Le programme du RN aurait-il un impact relativement limité sur des aspects tels que la dette publique et la régulation financière ?

Hervé Juvin : Pour stabiliser la dette, encore faut-il que la France soit dotée d'un gouvernement légitime et fort, et que la confiance que les Français lui accordent, à lui et à l'administration qu'il dirige, suscite la confiance des marchés. C'est pourquoi il est important que les Français donnent une majorité claire au Rassemblement populaire annoncé autour du rassemblement National. Certains annoncent déjà, pour le souhaiter ou pour le redouter, qu'un « mur de l'argent » brisera toute tentative d'un possible gouvernement de cette tendance d'appliquer son programme. Certains, poussant la logique du « moi ou le chaos » jusqu'à mettre la France en danger, peuvent être tentés de mobiliser certains de leurs complices de la haute banque ou des trusts pour attaquer le marché obligataire français, et menacer les Français d'un krach obligataire. Je crois d'autant moins à un tel scénario que la loi Sapin donne au gouvernement de la France des moyens étendus pour stopper net une panique obligataire, donner à la réalité le temps de reprendre ses droits, et aux passions mauvaises de se calmer. Quant à la réglementation financière, elle est européenne ou anglo-américaine, et ne dépend qu'en partie de la France. Il s'agira de peser pour rétablir la logique de la concurrence et des marchés contre celle des oligopoles et des rentes, pour affirmer la primauté des biens communs contre les accapareurs du vivant et les destructeurs des appellations d'origine et du libre échange des semences et des gènes, plus encore pour affirmer dans l'investissement comme dans le commerce la priorité nationale et territoriale. J'ajouterais que tout devra être préparé pour qu'à terme, la France et l'Europe sortent d'une comptabilité dite « à valeur de marché » destructrice du long terme et de la logique entrepreneuriale, et promeuvent la diversité des formes d'activité économique, notamment en faveur de la mutualité et des coopératives.      

Est-ce que le programme du RN est-il éloigné d’une partie des aspirations libérales des électeurs du RN, comme le démontraient certaines études pour Ipsos ?
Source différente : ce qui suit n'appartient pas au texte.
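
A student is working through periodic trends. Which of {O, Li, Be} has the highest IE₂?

Li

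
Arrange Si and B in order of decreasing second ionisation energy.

B, Si

After 1 electron has been removed, what remains? Si⁺ still has 3 valence electrons; B⁺ still has 2 valence electrons.
All are still removing valence electrons, so compare the +1 ions as you would atoms: IE_2 generally rises across a period (higher Z_eff) and falls down a group (larger shell), subject to the usual subshell exceptions.
Valence configurations: Si⁺ [Ne]3s²3p¹, B⁺ [He]2s².
The numbers (kJ/mol): Si 1577, B 2427.
So the second ionization energies run Si < B.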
Hervé Juvin : Le mot de libéralisme a été tellement galvaudé qu'il a perdu de son sens. J'ai publié en 2022 ; « Chez Nous ! Pour en finir avec une économie totalitaire » afin d'éclairer l'opinion sur les dérives d'un capitalisme qui a perdu tout lien avec le libéralisme pour devenir totalitaire. Mon livre est essentiellement basé sur une littérature américaine qui ne cesse de dénoncer les ravages des «  droits de propriété intellectuelle ( IPR) » créateurs de rentes indues, d'un privilège du « trop gros pour mourir » qui écrase la morale du capitalisme «  risque contre rendement », etc. Libérer l'économie française, c'est d'abord desserrer la domination rapace de quelques groupes financiers internationaux, de quelques industriels prédateurs, comme « Big Pharma », comme les géants du numérique, ceux de l'agrochimie, dont les profits n'ont plus rien à voir avec la concurrence, tout avec des prélèvements forcés. Et c'est rendre à ceux qui font vivre nos territoires, agriculteurs, commerçants, artisans, PME, le pouvoir d'entreprendre, d'embaucher et de réussir qui leur a été peu à peu enlevé. La liberté économique a le visage de villages, de campagnes, de villes et de quartiers qui vivent, qui prospèrent, et qui se projettent.